Wrongful death cases often are settled out of court, particularly if the defendant realizes that a jury will be very sympathetic to a plaintiff. If your case is headed for settlement, you may be presented with an offer of a structured settlement.
With structured settlements, installment payments are staggered at regular intervals over a predetermined length of time. It could be for as few as five or 10 years or may last for the duration of the life of the plaintiff. These settlements are also useful in personal injury cases with catastrophic injuries that prevent or diminish a plaintiff from working again. If the deceased individual in a wrongful death lawsuit was the breadwinner of a family, a structured settlement can ensure that a family’s economic needs will continue to be met, despite the death of their family member.
With structured settlements, insurance companies usually fund annuities that will generate continuous streams of income over the settlement’s term. Below are some pros and cons of which plaintiffs should be aware.
— The guarantee of payments for a set period of time can be attractive for families who might otherwise run out of money with a lump-sum settlement.
— Annuities can be designed to meet plaintiffs’ individual needs and contingencies.
— Insurance laws on the state level guarantee insurers’ obligations and offer safety nets if insurance companies become insolvent.
— When defendants and plaintiffs are struggling to reach a workable compromise during negotiations, structured settlements can be proposed that meet both parties’ specifications.
— There can be adverse tax consequences stemming from structured settlements in wrongful death cases.

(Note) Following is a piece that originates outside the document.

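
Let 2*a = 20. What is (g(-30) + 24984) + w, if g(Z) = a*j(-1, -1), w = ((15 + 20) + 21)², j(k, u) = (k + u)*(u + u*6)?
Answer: 28260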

It’s always wise to retain a certified public accountant or other financial professional to advise on this matter before settling.
— Future economic conditions, like recessions or inflation rates, could render the settlement payments insufficient.
— Should a need arise to access a large amount of money quickly, it can be expensive to liquidate a structured settlement through a broker that “buys” them for a hefty chunk of the total.
Your attorney can provide advice and guidance during these negotiations so that you get the best deal possible.